Les proportions d’influence des événements et des personnes données par le récit du film ne correspondent pas toujours à mon ressenti. C’est inévitable. Il en va de même pour la place qui m’est attribuée dans la chaînes des événements. Un ami très cher qui a vu ce documentaire, m’en à fait un résumé qui m’étrangle. Selon lui, ce récit montre que mon action n’a d’intérêt qu’à partir du moment où je romps avec le PS. Trente ans d’engagement ne vaudraient que par leur fin ? Je ne le crois pas. Mes trente ans de vie au Parti Socialiste sont celle d’un homme de son temps qui a cru jusqu’à la limite de ce qui était raisonnable, et sans aucun doute un peu au-delà, que c’est là que se jouait l’essentiel pour la gauche. Ce fut le cas. Longtemps. Jusqu’à ce que le vote de 2005 sur le référendum puis les conséquences qui furent tirées montrent que le divorce était consommé. C’est de la capitulation sur l’Europe libérale que vient pour moi la nécessité de rompre avec la social-démocratie à l’agonie qui paralyse le mouvement progressiste aujourd’hui.

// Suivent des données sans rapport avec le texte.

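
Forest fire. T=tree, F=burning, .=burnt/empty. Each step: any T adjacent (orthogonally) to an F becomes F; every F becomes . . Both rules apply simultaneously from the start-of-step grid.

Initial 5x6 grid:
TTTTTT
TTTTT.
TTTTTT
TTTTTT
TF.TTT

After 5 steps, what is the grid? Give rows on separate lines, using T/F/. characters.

Step 1: 2 trees catch fire, 1 burn out
  TTTTTT
  TTTTT.
  TTTTTT
  TFTTTT
  F..TTT
Step 2: 3 trees catch fire, 2 burn out
  TTTTTT
  TTTTT.
  TFTTTT
  F.FTTT
  ...TTT
Step 3: 4 trees catch fire, 3 burn out
  TTTTTT
  TFTTT.
  F.FTTT
  ...FTT
  ...TTT
Step 4: 6 trees catch fire, 4 burn out
  TFTTTT
  F.FTT.
  ...FTT
  ....FT
  ...FTT
Step 5: 6 trees catch fire, 6 burn out
  F.FTTT
  ...FT.
  ....FT
  .....F
  ....FT

F.FTTT
...FT.
....FT
.....F
....FT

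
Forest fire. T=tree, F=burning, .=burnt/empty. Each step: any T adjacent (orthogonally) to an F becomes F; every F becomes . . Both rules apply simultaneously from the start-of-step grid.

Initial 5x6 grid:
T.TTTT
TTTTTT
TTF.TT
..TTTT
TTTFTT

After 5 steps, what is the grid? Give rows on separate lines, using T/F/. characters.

Step 1: 6 trees catch fire, 2 burn out
  T.TTTT
  TTFTTT
  TF..TT
  ..FFTT
  TTF.FT
Step 2: 7 trees catch fire, 6 burn out
  T.FTTT
  TF.FTT
  F...TT
  ....FT
  TF...F
Step 3: 6 trees catch fire, 7 burn out
  T..FTT
  F...FT
  ....FT
  .....F
  F.....
Step 4: 4 trees catch fire, 6 burn out
  F...FT
  .....F
  .....F
  ......
  ......
Step 5: 1 trees catch fire, 4 burn out
  .....F
  ......
  ......
  ......
  ......

.....F
......
......
......
......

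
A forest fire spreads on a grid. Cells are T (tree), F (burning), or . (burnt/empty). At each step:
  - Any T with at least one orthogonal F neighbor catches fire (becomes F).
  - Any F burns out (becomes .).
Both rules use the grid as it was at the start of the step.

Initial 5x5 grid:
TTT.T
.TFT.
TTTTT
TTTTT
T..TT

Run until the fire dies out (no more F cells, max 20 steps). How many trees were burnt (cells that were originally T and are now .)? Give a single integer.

Step 1: +4 fires, +1 burnt (F count now 4)
Step 2: +4 fires, +4 burnt (F count now 4)
Step 3: +5 fires, +4 burnt (F count now 5)
Step 4: +3 fires, +5 burnt (F count now 3)
Step 5: +2 fires, +3 burnt (F count now 2)
Step 6: +0 fires, +2 burnt (F count now 0)
Fire out after step 6
Initially T: 19, now '.': 24
Total burnt (originally-T cells now '.'): 18

Answer: 18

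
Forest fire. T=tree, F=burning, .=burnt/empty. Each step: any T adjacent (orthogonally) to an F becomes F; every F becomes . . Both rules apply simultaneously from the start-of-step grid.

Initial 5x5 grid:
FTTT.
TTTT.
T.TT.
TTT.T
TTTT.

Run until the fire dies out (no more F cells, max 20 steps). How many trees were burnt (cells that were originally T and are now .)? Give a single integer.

Step 1: +2 fires, +1 burnt (F count now 2)
Step 2: +3 fires, +2 burnt (F count now 3)
Step 3: +3 fires, +3 burnt (F count now 3)
Step 4: +4 fires, +3 burnt (F count now 4)
Step 5: +3 fires, +4 burnt (F count now 3)
Step 6: +1 fires, +3 burnt (F count now 1)
Step 7: +1 fires, +1 burnt (F count now 1)
Step 8: +0 fires, +1 burnt (F count now 0)
Fire out after step 8
Initially T: 18, now '.': 24
Total burnt (originally-T cells now '.'): 17

Answer: 17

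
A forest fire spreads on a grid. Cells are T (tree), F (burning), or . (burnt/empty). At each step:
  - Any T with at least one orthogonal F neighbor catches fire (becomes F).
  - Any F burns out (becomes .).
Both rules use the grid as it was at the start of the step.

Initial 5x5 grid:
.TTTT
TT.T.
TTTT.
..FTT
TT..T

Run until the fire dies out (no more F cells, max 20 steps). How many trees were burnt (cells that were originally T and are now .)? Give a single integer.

Answer: 14

Derivation:
Step 1: +2 fires, +1 burnt (F count now 2)
Step 2: +3 fires, +2 burnt (F count now 3)
Step 3: +4 fires, +3 burnt (F count now 4)
Step 4: +3 fires, +4 burnt (F count now 3)
Step 5: +2 fires, +3 burnt (F count now 2)
Step 6: +0 fires, +2 burnt (F count now 0)
Fire out after step 6
Initially T: 16, now '.': 23
Total burnt (originally-T cells now '.'): 14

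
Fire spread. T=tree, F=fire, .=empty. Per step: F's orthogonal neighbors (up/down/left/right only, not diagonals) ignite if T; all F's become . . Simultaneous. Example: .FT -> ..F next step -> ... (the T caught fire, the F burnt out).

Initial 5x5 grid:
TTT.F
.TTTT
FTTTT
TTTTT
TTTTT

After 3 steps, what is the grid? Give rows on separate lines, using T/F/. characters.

Step 1: 3 trees catch fire, 2 burn out
  TTT..
  .TTTF
  .FTTT
  FTTTT
  TTTTT
Step 2: 6 trees catch fire, 3 burn out
  TTT..
  .FTF.
  ..FTF
  .FTTT
  FTTTT
Step 3: 6 trees catch fire, 6 burn out
  TFT..
  ..F..
  ...F.
  ..FTF
  .FTTT

TFT..
..F..
...F.
..FTF
.FTTT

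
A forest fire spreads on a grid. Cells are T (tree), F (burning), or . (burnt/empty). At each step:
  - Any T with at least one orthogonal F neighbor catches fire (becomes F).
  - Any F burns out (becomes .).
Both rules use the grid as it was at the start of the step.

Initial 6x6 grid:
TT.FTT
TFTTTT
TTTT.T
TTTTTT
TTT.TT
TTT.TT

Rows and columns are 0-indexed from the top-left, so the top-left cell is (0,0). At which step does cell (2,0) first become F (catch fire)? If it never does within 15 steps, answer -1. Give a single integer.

Step 1: cell (2,0)='T' (+6 fires, +2 burnt)
Step 2: cell (2,0)='F' (+7 fires, +6 burnt)
  -> target ignites at step 2
Step 3: cell (2,0)='.' (+5 fires, +7 burnt)
Step 4: cell (2,0)='.' (+5 fires, +5 burnt)
Step 5: cell (2,0)='.' (+4 fires, +5 burnt)
Step 6: cell (2,0)='.' (+2 fires, +4 burnt)
Step 7: cell (2,0)='.' (+1 fires, +2 burnt)
Step 8: cell (2,0)='.' (+0 fires, +1 burnt)
  fire out at step 8

2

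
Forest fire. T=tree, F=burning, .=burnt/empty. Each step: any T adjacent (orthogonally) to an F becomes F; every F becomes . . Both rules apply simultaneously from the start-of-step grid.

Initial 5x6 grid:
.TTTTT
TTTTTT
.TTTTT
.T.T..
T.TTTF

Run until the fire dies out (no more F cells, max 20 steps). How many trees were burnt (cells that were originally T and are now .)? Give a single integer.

Answer: 21

Derivation:
Step 1: +1 fires, +1 burnt (F count now 1)
Step 2: +1 fires, +1 burnt (F count now 1)
Step 3: +2 fires, +1 burnt (F count now 2)
Step 4: +1 fires, +2 burnt (F count now 1)
Step 5: +3 fires, +1 burnt (F count now 3)
Step 6: +5 fires, +3 burnt (F count now 5)
Step 7: +5 fires, +5 burnt (F count now 5)
Step 8: +3 fires, +5 burnt (F count now 3)
Step 9: +0 fires, +3 burnt (F count now 0)
Fire out after step 9
Initially T: 22, now '.': 29
Total burnt (originally-T cells now '.'): 21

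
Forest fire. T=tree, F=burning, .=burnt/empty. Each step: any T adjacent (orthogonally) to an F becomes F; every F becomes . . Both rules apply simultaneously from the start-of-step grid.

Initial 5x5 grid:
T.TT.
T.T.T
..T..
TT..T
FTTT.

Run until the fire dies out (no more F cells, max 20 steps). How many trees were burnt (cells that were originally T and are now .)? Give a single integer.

Step 1: +2 fires, +1 burnt (F count now 2)
Step 2: +2 fires, +2 burnt (F count now 2)
Step 3: +1 fires, +2 burnt (F count now 1)
Step 4: +0 fires, +1 burnt (F count now 0)
Fire out after step 4
Initially T: 13, now '.': 17
Total burnt (originally-T cells now '.'): 5

Answer: 5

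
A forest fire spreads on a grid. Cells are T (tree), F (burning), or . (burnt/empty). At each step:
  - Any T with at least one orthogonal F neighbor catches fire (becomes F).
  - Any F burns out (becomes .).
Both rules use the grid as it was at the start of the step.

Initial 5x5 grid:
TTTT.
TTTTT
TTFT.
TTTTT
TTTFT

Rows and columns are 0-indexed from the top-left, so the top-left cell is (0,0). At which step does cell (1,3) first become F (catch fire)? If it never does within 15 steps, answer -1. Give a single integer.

Step 1: cell (1,3)='T' (+7 fires, +2 burnt)
Step 2: cell (1,3)='F' (+7 fires, +7 burnt)
  -> target ignites at step 2
Step 3: cell (1,3)='.' (+6 fires, +7 burnt)
Step 4: cell (1,3)='.' (+1 fires, +6 burnt)
Step 5: cell (1,3)='.' (+0 fires, +1 burnt)
  fire out at step 5

2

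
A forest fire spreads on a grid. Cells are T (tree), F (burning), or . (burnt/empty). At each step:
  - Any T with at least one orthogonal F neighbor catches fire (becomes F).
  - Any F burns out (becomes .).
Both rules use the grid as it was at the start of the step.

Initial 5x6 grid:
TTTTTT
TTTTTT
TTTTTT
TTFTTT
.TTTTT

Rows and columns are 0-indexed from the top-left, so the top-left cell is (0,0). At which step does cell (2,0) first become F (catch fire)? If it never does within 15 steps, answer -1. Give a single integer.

Step 1: cell (2,0)='T' (+4 fires, +1 burnt)
Step 2: cell (2,0)='T' (+7 fires, +4 burnt)
Step 3: cell (2,0)='F' (+7 fires, +7 burnt)
  -> target ignites at step 3
Step 4: cell (2,0)='.' (+6 fires, +7 burnt)
Step 5: cell (2,0)='.' (+3 fires, +6 burnt)
Step 6: cell (2,0)='.' (+1 fires, +3 burnt)
Step 7: cell (2,0)='.' (+0 fires, +1 burnt)
  fire out at step 7

3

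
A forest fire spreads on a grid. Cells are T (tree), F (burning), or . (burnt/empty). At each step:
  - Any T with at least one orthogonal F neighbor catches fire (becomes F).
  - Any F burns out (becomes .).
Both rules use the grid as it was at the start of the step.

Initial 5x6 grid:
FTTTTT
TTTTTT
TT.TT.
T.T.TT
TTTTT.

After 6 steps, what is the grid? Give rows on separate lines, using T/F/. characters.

Step 1: 2 trees catch fire, 1 burn out
  .FTTTT
  FTTTTT
  TT.TT.
  T.T.TT
  TTTTT.
Step 2: 3 trees catch fire, 2 burn out
  ..FTTT
  .FTTTT
  FT.TT.
  T.T.TT
  TTTTT.
Step 3: 4 trees catch fire, 3 burn out
  ...FTT
  ..FTTT
  .F.TT.
  F.T.TT
  TTTTT.
Step 4: 3 trees catch fire, 4 burn out
  ....FT
  ...FTT
  ...TT.
  ..T.TT
  FTTTT.
Step 5: 4 trees catch fire, 3 burn out
  .....F
  ....FT
  ...FT.
  ..T.TT
  .FTTT.
Step 6: 3 trees catch fire, 4 burn out
  ......
  .....F
  ....F.
  ..T.TT
  ..FTT.

......
.....F
....F.
..T.TT
..FTT.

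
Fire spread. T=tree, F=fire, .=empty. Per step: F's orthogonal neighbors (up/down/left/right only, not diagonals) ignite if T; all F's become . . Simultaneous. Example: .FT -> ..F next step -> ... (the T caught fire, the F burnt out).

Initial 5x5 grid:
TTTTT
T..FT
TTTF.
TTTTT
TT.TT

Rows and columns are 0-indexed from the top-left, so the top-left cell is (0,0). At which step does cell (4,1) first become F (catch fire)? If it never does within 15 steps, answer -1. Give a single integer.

Step 1: cell (4,1)='T' (+4 fires, +2 burnt)
Step 2: cell (4,1)='T' (+6 fires, +4 burnt)
Step 3: cell (4,1)='T' (+4 fires, +6 burnt)
Step 4: cell (4,1)='F' (+4 fires, +4 burnt)
  -> target ignites at step 4
Step 5: cell (4,1)='.' (+1 fires, +4 burnt)
Step 6: cell (4,1)='.' (+0 fires, +1 burnt)
  fire out at step 6

4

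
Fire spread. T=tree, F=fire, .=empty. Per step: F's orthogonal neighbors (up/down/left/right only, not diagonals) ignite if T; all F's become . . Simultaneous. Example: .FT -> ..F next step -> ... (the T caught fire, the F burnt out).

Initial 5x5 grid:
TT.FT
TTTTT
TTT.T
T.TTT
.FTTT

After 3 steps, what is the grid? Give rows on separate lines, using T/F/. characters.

Step 1: 3 trees catch fire, 2 burn out
  TT..F
  TTTFT
  TTT.T
  T.TTT
  ..FTT
Step 2: 4 trees catch fire, 3 burn out
  TT...
  TTF.F
  TTT.T
  T.FTT
  ...FT
Step 3: 5 trees catch fire, 4 burn out
  TT...
  TF...
  TTF.F
  T..FT
  ....F

TT...
TF...
TTF.F
T..FT
....F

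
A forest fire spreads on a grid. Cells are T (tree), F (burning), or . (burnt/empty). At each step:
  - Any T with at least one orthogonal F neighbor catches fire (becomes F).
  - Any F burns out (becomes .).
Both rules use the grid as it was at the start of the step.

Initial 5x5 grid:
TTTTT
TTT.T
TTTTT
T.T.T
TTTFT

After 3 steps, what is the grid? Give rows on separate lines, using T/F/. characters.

Step 1: 2 trees catch fire, 1 burn out
  TTTTT
  TTT.T
  TTTTT
  T.T.T
  TTF.F
Step 2: 3 trees catch fire, 2 burn out
  TTTTT
  TTT.T
  TTTTT
  T.F.F
  TF...
Step 3: 3 trees catch fire, 3 burn out
  TTTTT
  TTT.T
  TTFTF
  T....
  F....

TTTTT
TTT.T
TTFTF
T....
F....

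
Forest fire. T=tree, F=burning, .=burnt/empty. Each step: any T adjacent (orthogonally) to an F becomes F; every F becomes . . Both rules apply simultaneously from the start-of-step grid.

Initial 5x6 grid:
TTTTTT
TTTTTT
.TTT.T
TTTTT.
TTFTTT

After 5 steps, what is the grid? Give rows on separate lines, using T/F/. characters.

Step 1: 3 trees catch fire, 1 burn out
  TTTTTT
  TTTTTT
  .TTT.T
  TTFTT.
  TF.FTT
Step 2: 5 trees catch fire, 3 burn out
  TTTTTT
  TTTTTT
  .TFT.T
  TF.FT.
  F...FT
Step 3: 6 trees catch fire, 5 burn out
  TTTTTT
  TTFTTT
  .F.F.T
  F...F.
  .....F
Step 4: 3 trees catch fire, 6 burn out
  TTFTTT
  TF.FTT
  .....T
  ......
  ......
Step 5: 4 trees catch fire, 3 burn out
  TF.FTT
  F...FT
  .....T
  ......
  ......

TF.FTT
F...FT
.....T
......
......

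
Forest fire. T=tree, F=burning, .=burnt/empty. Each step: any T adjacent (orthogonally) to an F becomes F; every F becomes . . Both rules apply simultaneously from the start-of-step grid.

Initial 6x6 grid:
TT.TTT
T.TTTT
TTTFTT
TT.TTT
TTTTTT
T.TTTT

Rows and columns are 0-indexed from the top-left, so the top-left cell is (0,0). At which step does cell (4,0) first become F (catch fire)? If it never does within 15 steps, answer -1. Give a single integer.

Step 1: cell (4,0)='T' (+4 fires, +1 burnt)
Step 2: cell (4,0)='T' (+7 fires, +4 burnt)
Step 3: cell (4,0)='T' (+8 fires, +7 burnt)
Step 4: cell (4,0)='T' (+7 fires, +8 burnt)
Step 5: cell (4,0)='F' (+3 fires, +7 burnt)
  -> target ignites at step 5
Step 6: cell (4,0)='.' (+2 fires, +3 burnt)
Step 7: cell (4,0)='.' (+0 fires, +2 burnt)
  fire out at step 7

5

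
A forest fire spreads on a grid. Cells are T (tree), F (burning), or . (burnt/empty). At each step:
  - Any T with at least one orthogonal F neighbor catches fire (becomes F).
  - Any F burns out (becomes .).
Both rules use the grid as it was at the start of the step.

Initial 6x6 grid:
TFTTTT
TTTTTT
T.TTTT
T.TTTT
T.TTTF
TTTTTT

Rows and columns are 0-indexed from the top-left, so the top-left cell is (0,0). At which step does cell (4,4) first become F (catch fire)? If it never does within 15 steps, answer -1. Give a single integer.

Step 1: cell (4,4)='F' (+6 fires, +2 burnt)
  -> target ignites at step 1
Step 2: cell (4,4)='.' (+7 fires, +6 burnt)
Step 3: cell (4,4)='.' (+9 fires, +7 burnt)
Step 4: cell (4,4)='.' (+6 fires, +9 burnt)
Step 5: cell (4,4)='.' (+2 fires, +6 burnt)
Step 6: cell (4,4)='.' (+1 fires, +2 burnt)
Step 7: cell (4,4)='.' (+0 fires, +1 burnt)
  fire out at step 7

1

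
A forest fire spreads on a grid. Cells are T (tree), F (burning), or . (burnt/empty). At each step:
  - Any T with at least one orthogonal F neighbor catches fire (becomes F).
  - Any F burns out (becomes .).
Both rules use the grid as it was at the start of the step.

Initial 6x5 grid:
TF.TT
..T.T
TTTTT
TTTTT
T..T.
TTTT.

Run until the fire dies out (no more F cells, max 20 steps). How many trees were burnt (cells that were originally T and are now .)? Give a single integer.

Answer: 1

Derivation:
Step 1: +1 fires, +1 burnt (F count now 1)
Step 2: +0 fires, +1 burnt (F count now 0)
Fire out after step 2
Initially T: 21, now '.': 10
Total burnt (originally-T cells now '.'): 1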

Je ne veux pas que mon engagement politique soit interprété comme une apologie de la rupture avec le Parti Socialiste. Et encore moins comme l’histoire d’un règlement de compte avec des personnages du type de François Hollande. Je le dis parce qu’une autre mode narrative prétend m’expliquer de cette façon et expliquer mon opposition à ce qu’incarne cet homme. Ma part de vérité est d’un autre ordre.

 

Dans mes actes, ce n’est pas la rupture qui compte, c’est la continuité. Le film de Rothschild le dit bien je crois. Mon engagement se mène au fil d’une longue vie d’engagement depuis l’âge de seize ans. Il le fait dans des formes et des cadres différents au service d’une même idée et d’un même combat. Chemin faisant je fais des bilans, je rectifie l’axe de travail, je tire des leçons, je remets en cause des certitudes, j’en conforte d’autres. Je ne suis ni dogmatique ni sectaire, ne prétendant ni avoir toujours eu raison sur tout, ni que d’autres aient eu tort en tous points. C’est ce qui me donne de la force pour demander que la reconnaissance de mes actes de clairvoyance pèse au moins du même poids que mes erreurs reconnues. De même ai-je pu m’accorder avec des gens qui étaient de purs adversaires auparavant, du moment que l’on s’entendait dorénavant sur le fond. Mes guerres ne sont jamais personnelles. L’essentiel est que le fil des idées ne se soit jamais rompu. De là ma distance vis-à-vis des récits qui passent à côté de cette dimension essentielle qui a tout commandé dans mes choix et décisions.